I hope Meltzer writes a book and admits every match he has watched in the past 30 years was under the influence of Crack and the world will make sense again.


----------



## Krin (Apr 8, 2018)

He is like the dollar-store version of Brian Pillman, Steve Austin and The Sandman all rolled up into one.


----------



## TonySirico (Sep 8, 2021)

color me shocked.








not serious


----------



## The Raw Smackdown (Jan 8, 2017)

Eh. Makes sense.


----------



## Geert Wilders (Jan 18, 2021)

No judgement from me.
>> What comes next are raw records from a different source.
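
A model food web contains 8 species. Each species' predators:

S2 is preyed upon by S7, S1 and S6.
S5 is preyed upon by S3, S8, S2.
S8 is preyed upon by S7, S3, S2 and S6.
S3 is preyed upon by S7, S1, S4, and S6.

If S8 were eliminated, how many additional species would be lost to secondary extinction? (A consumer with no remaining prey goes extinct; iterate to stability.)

0

Remove S8.
Every predator of it retains at least one other prey: S2 still has S5; S3 still has S5; S7 still has S2, S3; S6 still has S2, S3.
No consumer loses all prey, so no secondary extinctions occur.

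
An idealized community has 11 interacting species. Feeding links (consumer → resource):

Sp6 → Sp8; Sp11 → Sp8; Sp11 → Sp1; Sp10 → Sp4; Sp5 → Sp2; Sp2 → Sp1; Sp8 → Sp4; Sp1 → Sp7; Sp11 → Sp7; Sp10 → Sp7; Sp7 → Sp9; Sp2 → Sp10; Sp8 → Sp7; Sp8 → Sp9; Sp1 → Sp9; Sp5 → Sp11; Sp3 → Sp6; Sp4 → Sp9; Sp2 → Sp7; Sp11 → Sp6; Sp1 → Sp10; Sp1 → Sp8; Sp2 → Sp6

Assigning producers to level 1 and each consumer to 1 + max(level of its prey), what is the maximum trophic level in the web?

6

Producers (level 1): Sp9.
Sp9 → Sp4 → Sp8 → Sp1 → Sp11 → Sp5 gives Sp5 level 6.
No species has a prey at level 6, so no species reaches level 7.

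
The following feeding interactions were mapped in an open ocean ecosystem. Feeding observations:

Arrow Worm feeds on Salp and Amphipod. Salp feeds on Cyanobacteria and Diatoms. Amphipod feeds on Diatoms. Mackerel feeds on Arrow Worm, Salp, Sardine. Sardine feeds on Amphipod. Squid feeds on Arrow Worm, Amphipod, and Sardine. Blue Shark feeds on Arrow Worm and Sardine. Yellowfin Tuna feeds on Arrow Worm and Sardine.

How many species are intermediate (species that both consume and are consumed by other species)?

Intermediate species (has both prey and predators): Salp, Amphipod, Arrow Worm, Sardine.
Count: 4.

4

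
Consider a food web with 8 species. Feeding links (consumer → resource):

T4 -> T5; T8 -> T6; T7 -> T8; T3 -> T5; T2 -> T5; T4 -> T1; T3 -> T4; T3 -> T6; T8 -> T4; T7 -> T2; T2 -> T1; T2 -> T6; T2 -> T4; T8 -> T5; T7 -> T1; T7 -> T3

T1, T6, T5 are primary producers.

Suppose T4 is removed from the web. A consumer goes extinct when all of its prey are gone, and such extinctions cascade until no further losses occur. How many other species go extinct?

Remove T4.
Every predator of it retains at least one other prey: T3 still has T6, T5; T8 still has T6, T5; T2 still has T1, T6, T5.
No consumer loses all prey, so no secondary extinctions occur.

0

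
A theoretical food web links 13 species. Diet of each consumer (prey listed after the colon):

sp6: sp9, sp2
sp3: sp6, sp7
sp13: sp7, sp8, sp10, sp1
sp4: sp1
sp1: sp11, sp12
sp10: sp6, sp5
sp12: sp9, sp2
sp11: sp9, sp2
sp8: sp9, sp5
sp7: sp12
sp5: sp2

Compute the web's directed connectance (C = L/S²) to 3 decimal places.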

Plant those seeds for Darby or Punk vs Moxley.


----------



## LongPig666 (Mar 27, 2019)

Do you think Vince sold him it?


----------



## Wridacule (Aug 23, 2018)

HBK Styles Ospreay said:


> Well its just like once a year at the dentist, so hopefully I'll be ok.
> 
> Steve O did many a drug tho, can you blame all that on the huffing?


Not all of it, but he had a few year stint where that was his drug of choice. He even went as far as to train himself to be able to do two doses within the same breathe. Dude was down BAD


----------



## La Parka (Oct 28, 2008)

"former"

Right


----------



## BrrrGoesWooo! (Mar 29, 2021)

La Parka said:


> "former"
> 
> Right


----------



## Jersey (Jun 24, 2014)

Krin said:


> He is like the dollar-store version of Brian Pillman, *Steve Austin* and The Sandman all rolled up into one.
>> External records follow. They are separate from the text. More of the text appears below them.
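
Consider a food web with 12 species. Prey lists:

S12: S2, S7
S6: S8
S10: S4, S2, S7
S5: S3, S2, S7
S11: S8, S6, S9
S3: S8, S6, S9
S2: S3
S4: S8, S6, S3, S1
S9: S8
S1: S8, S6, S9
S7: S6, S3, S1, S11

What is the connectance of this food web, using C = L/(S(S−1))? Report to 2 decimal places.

The web has S = 12 species and L = 28 feeding links.
C = L / (S(S−1)) = 28 / 132 = 0.2121 ≈ 0.21.

C = 0.21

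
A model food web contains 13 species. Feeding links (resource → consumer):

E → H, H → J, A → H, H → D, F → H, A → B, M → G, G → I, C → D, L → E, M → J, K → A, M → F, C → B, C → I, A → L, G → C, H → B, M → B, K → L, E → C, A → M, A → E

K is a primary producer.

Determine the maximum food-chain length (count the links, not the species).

One longest chain: K → A → M → G → C → I.
It has 6 species and 5 links.

5 links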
Don’t see the Austin part.


----------



## Randy Lahey (Apr 14, 2014)

If he were still on crack he’s be way skinnier


----------



## La Parka (Oct 28, 2008)

BrrrGoesWooo! said:


>


Hey, I don't judge.

It's a much more honorable hobby than his hobby of going to mudshows and putting on garbage matches for 15 people in a barn


----------



## adamclark52 (Nov 27, 2015)

AEW apologists to start defending crack in 3-2-1


----------



## Strike Force (Sep 14, 2015)

No judgment. Put anything in your body that you want.

I’ve done plenty of things, but crack I would never mess with. A guy I knew in college died because of it.


----------



## Riddle101 (Aug 15, 2006)

If you know the life he has lived then you shouldn't judge him. He's obviously turned his life around and that's the main thing to take out of this.


----------



## DaSlacker (Feb 9, 2020)

The War on Drugs really was an epic failure lol


----------



## Geert Wilders (Jan 18, 2021)

Strike Force said:


> No judgment. Put anything in your body that you want.
> 
> I’ve done plenty of things, but crack I would never mess with. A guy I knew in college died because of it.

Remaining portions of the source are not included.